A YOLO-based table detection method

Published in 2019 International Conference on Document Analysis and Recognition (ICDAR), 2019

Recommended citation: Huang, Yilun, Qinqin Yan, Yibo Li, Yifan Chen, Xiong Wang, Liangcai Gao, and Zhi Tang. "A YOLO-based table detection method." In 2019 International Conference on Document Analysis and Recognition (ICDAR), pp. 813-818. IEEE, 2019.

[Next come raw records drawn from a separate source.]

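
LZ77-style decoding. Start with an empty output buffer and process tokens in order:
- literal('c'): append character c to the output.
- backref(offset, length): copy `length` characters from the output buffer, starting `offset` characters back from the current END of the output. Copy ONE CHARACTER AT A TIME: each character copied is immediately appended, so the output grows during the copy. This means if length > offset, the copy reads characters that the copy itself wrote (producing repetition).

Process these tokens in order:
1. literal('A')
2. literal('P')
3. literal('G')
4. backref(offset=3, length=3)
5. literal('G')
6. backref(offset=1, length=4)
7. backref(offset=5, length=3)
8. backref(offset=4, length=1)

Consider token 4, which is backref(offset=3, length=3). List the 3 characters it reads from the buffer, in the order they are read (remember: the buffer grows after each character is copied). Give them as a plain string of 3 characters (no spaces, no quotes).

Token 1: literal('A'). Output: "A"
Token 2: literal('P'). Output: "AP"
Token 3: literal('G'). Output: "APG"
Token 4: backref(off=3, len=3). Buffer before: "APG" (len 3)
  byte 1: read out[0]='A', append. Buffer now: "APGA"
  byte 2: read out[1]='P', append. Buffer now: "APGAP"
  byte 3: read out[2]='G', append. Buffer now: "APGAPG"

Answer: APG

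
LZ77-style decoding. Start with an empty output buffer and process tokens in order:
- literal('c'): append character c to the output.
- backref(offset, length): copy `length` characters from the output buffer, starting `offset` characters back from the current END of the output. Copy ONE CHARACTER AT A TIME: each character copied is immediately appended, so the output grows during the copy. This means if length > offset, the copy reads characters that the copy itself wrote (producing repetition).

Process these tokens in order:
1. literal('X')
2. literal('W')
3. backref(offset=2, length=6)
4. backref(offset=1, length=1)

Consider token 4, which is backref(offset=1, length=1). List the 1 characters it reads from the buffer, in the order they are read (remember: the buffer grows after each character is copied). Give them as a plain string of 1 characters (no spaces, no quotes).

Answer: W

Derivation:
Token 1: literal('X'). Output: "X"
Token 2: literal('W'). Output: "XW"
Token 3: backref(off=2, len=6) (overlapping!). Copied 'XWXWXW' from pos 0. Output: "XWXWXWXW"
Token 4: backref(off=1, len=1). Buffer before: "XWXWXWXW" (len 8)
  byte 1: read out[7]='W', append. Buffer now: "XWXWXWXWW"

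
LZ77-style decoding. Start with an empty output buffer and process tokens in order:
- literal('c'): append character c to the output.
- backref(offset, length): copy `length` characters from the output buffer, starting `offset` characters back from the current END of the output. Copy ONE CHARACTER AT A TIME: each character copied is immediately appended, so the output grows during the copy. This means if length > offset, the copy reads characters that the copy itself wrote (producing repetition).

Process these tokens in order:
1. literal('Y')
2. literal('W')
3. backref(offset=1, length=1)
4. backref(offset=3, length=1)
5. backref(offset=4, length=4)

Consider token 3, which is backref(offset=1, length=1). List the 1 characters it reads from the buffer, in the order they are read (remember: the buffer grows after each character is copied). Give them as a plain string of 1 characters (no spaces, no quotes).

Answer: W

Derivation:
Token 1: literal('Y'). Output: "Y"
Token 2: literal('W'). Output: "YW"
Token 3: backref(off=1, len=1). Buffer before: "YW" (len 2)
  byte 1: read out[1]='W', append. Buffer now: "YWW"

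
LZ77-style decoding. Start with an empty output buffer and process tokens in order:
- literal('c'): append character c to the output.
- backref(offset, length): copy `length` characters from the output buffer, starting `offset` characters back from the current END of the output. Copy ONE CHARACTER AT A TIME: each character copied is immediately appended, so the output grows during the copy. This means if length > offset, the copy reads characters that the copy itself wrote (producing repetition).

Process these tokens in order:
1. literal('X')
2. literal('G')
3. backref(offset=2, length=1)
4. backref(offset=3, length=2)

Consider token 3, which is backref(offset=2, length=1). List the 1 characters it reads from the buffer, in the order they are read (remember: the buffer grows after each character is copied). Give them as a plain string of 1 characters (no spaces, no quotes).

Token 1: literal('X'). Output: "X"
Token 2: literal('G'). Output: "XG"
Token 3: backref(off=2, len=1). Buffer before: "XG" (len 2)
  byte 1: read out[0]='X', append. Buffer now: "XGX"

Answer: X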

Abstraction: Due to various table layouts and styles, table detection is always a difficult task in the field of document analysis. Inspired by the great progress of deep learning based methods on object detection, in this paper, we present a YOLO-based method for this task. Considering the large difference between document objects and natural objects, we introduce some adaptive adjustments to YOLOv3, including an anchor optimization strategy and two post processing methods. For anchor optimization, we use k-means clustering to find anchors which are more suitable for tables rather than natural objects and make it easier for our model to find exact positions of tables. In post-processing process, the extra whitespaces and noisy page objects (e.g. page headers, page footers) are removed from the predicted results, so that our model can get more accurate table margins and higher IoU scores. The proposed method is evaluated on two datasets from ICDAR 2013 Table Competition and ICDAR 2017 Page Object Detection (POD) Competition and achieves state-of-the-art performance.